Do outro lado do palco, o outro homem, construtor de guitarras,
parece estimar a vida que tem, apesar da monotonia dos dias, do
vai e vem das pessoas, das mesmas cantigas, da mesma vida. Este
conta milhões; o outro, apenas tostões.
Faça-se aqui um parênteses para
referir que a compreensão da mensagem que contrapõe o bem
sucedido ao fracassado é tudo menos evidente ao longo da peça.
Necessário se torna uma explicação final, ainda em palco, onde
Adriano Sérgio, empresário (o não ator que contracena com
Wiborg), narra, sucintamente, o seu percurso de vida, o qual
culmina na criação do seu próprio negócio. Uma história de
sucesso, portanto. Posto isto, está tudo dito. Manuel Wiborg tem
toda a legitimidade para “ler” Fosse da forma que bem entende,
mas esta sua leitura (?) não passa dum artificio. Caso contrário,
não se veria obrigado a vir dar explicações à plateia.

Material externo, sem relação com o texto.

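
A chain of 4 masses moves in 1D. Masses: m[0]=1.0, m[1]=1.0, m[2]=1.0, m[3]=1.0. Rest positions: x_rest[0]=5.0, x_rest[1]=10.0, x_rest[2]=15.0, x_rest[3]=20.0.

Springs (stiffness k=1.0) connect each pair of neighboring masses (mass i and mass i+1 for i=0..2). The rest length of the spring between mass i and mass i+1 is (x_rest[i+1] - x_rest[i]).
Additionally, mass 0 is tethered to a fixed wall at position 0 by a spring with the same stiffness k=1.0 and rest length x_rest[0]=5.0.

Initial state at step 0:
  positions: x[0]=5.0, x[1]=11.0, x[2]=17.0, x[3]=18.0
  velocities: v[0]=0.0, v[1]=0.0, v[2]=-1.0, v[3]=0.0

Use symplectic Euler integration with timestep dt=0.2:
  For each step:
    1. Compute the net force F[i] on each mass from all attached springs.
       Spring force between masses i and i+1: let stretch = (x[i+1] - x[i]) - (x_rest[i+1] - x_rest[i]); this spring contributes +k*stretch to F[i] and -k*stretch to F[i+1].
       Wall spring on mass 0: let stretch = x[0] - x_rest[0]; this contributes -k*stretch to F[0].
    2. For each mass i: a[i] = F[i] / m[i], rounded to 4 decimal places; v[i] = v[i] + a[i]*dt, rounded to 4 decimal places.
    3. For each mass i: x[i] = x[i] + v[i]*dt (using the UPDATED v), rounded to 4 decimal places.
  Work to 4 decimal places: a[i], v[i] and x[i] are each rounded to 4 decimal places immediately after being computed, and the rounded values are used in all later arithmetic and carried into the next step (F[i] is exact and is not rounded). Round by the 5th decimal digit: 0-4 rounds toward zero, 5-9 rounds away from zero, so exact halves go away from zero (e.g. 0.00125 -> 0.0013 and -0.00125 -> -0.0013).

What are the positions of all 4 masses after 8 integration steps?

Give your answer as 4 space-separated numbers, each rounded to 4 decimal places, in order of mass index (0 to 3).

Step 0: x=[5.0000 11.0000 17.0000 18.0000] v=[0.0000 0.0000 -1.0000 0.0000]
Step 1: x=[5.0400 11.0000 16.6000 18.1600] v=[0.2000 0.0000 -2.0000 0.8000]
Step 2: x=[5.1168 10.9856 16.0384 18.4576] v=[0.3840 -0.0720 -2.8080 1.4880]
Step 3: x=[5.2237 10.9386 15.3715 18.8584] v=[0.5344 -0.2352 -3.3347 2.0042]
Step 4: x=[5.3502 10.8403 14.6667 19.3198] v=[0.6326 -0.4916 -3.5239 2.3068]
Step 5: x=[5.4823 10.6754 13.9950 19.7950] v=[0.6606 -0.8243 -3.3586 2.3762]
Step 6: x=[5.6029 10.4356 13.4225 20.2382] v=[0.6028 -1.1990 -2.8625 2.2162]
Step 7: x=[5.6927 10.1220 13.0032 20.6088] v=[0.4488 -1.5682 -2.0967 1.8531]
Step 8: x=[5.7319 9.7464 12.7728 20.8752] v=[0.1961 -1.8778 -1.1518 1.3320]

Answer: 5.7319 9.7464 12.7728 20.8752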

De tédio em tédio, com breves
apontamentos ritmados pela previsibilidade (retirar as cordas à
guitarra é um mau sucedâneo da sua obrigatória destruição),
“O Homem da Guitarra” é um exercício de mau teatro. Em
palco, Wiborg não convence. É sua a responsabilidade de dar
chama a uma chama que se apaga, mas unhas para esgalhar aquela
guitarra é coisa que prova não ter. Com tão pouco para dizer, o
mais que consegue é criar no espectador o desejo de que tudo
acabe muito rapidamente. Tarefa impossível, que põe a nu a
relatividade do tempo. Há horas que parecem eternidades!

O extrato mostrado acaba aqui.